Todo esto está contenido en el Corazón puro de María, libre del pecado, dócil a la acción del Espíritu Santo (cf. S. Juan Pablo II, Carta enc. Redemptoris Mater, 13), dispuesto a dar a Dios, por amor, «el homenaje del entendimiento y de la voluntad» (Conc. ecum. Vat. II, Const. dogm. Dei Verbum, 5; cf. Conc. Vat. I, Const. dogm. Dei Filius, 3).
El riesgo, sin embargo, sería pensar que se trate de una belleza lejana, una belleza demasiado alta, inalcanzable. Pero no es así. De hecho, también nosotros la recibimos como don en el Bautismo, cuando somos liberados del pecado y hechos hijos de Dios. Y con ella se nos confía la llamada a cultivarla, como la Virgen, con amor filial, esponsal y materno, gratos al recibir y generosos al dar, hombres y mujeres del “gracias” y del “sí”, dichos con las palabras, pero sobre todo con la vida ―es hermoso encontrar hombres y mujeres que son su vida dicen gracias y dicen “sí”―; dispuestos a darle lugar al Señor en nuestros proyectos y a acoger con ternura materna a todos los hermanos y hermanas que encontramos en nuestro camino. La Inmaculada pues no es un mito, ni una doctrina abstracta, ni un ideal imposible; sino que es la propuesta de un proyecto hermoso y concreto, el modelo plenamente realizado de nuestra humanidad, a través del cual, por gracia de Dios, todos podemos contribuir para mejorar nuestro mundo.
Lamentablemente, a nuestro alrededor vemos cómo la pretensión del primer pecado, el de querer ser “como Dios” (cf. Gn 3,1-6), sigue hiriendo a la humanidad, y cómo esta presunción de autosuficiencia no produce ni amor, ni felicidad.

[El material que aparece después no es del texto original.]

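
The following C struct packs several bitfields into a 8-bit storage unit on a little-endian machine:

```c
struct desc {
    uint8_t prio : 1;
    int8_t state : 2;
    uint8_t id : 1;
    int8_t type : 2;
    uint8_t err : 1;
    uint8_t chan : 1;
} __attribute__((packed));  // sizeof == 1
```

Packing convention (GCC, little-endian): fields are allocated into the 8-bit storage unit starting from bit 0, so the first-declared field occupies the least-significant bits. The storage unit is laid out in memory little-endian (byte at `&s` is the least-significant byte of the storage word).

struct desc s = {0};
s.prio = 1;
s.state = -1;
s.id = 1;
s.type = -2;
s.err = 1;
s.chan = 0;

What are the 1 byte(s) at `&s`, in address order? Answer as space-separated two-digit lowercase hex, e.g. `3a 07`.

6f

prio:1 = 1 → 0x1 << 0 → word 0x01
state:2 = -1 → 0x3 << 1 → word 0x07
id:1 = 1 → 0x1 << 3 → word 0x0f
type:2 = -2 → 0x2 << 4 → word 0x2f
err:1 = 1 → 0x1 << 6 → word 0x6f
chan:1 = 0 → 0x0 << 7 → word 0x6f
word = 0x6f → little-endian bytes:
  [0]=0x6f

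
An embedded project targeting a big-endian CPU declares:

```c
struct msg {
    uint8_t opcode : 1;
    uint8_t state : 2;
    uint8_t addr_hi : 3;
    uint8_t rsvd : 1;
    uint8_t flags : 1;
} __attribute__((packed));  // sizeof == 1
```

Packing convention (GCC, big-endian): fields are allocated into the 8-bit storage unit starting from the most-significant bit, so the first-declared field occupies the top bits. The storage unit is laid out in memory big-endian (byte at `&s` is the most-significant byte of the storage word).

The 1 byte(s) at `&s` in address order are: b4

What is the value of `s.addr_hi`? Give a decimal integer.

5

[0]=0xb4 (big-endian) → word 0xb4
opcode:1 @ bit 7 → (0xb4>>7)&0x1 = 0x1
state:2 @ bit 5 → (0xb4>>5)&0x3 = 0x1
addr_hi:3 @ bit 2 → (0xb4>>2)&0x7 = 0x5  ←
rsvd:1 @ bit 1 → (0xb4>>1)&0x1 = 0x0
flags:1 @ bit 0 → (0xb4>>0)&0x1 = 0x0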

En efecto, quien exalta como conquista el rechazo de todo vínculo estable y duradero, no genera libertad. Quien le falta el respeto al padre y a la madre, quien no quiere hijos, quien considera a los demás como un objeto o como un fastidio, quien considera el compartir como una pérdida y la solidaridad como un empobrecimiento, no difunde alegría ni futuro. ¿De qué sirve tener dinero en el banco, comodidades en los departamentos, falsos “contactos” en el mundo virtual, si luego los corazones permanecen fríos, vacíos o cerrados? ¿De qué sirven los altos niveles de crecimiento financiero de los países privilegiados, si medio mundo muere a causa del hambre y de la guerra, mientras los demás se quedan mirando con indiferencia? ¿De qué sirve viajar por todo el planeta, si luego cada encuentro se reduce a la emoción del momento, a una fotografía que ya nadie recordará al cabo de algunos días o algunos meses?

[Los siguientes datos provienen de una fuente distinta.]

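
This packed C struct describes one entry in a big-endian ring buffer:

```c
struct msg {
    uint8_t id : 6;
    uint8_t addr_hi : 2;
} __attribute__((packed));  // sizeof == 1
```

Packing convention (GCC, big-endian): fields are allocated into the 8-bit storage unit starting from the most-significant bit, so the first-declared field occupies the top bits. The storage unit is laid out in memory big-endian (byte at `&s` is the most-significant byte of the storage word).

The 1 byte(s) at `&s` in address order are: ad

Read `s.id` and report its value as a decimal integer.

43

[0]=0xad (big-endian) → word 0xad
id [2+:6] = (word>>2) & 0x3f = 43  ←
addr_hi [0+:2] = (word>>0) & 0x3 = 1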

Hermanos y hermanas, hoy nosotros contemplamos a María Inmaculada, y le pedimos que su Corazón lleno de amor nos conquiste, que nos convierta y haga de nosotros una comunidad donde la filiación, la esponsalidad y la maternidad sean regla y criterio de vida; donde las familias se reúnan, los esposos compartan todo, los padres y las madres estén presentes, en carne y hueso, cercanos a sus hijos, y los hijos cuiden a sus padres. Esta es la belleza de la que nos habla la Inmaculada, esta es la “belleza que salva al mundo” y frente a la cual también nosotros, como María, queremos responder al Señor: Heme aquí, «que se cumpla en mí lo que has dicho» (Lc 1,38).
Celebramos esta Eucaristía junto con los nuevos cardenales. Son hermanos a quienes les he pedido que me ayuden en el servicio pastoral de la Iglesia universal. Vienen de numerosas partes del mundo, portadores de una única Sabiduría con muchos rostros, para contribuir al crecimiento y a la extensión del Reino de Dios. Encomendémoslos de manera particular a la intercesión de la Madre del Salvador.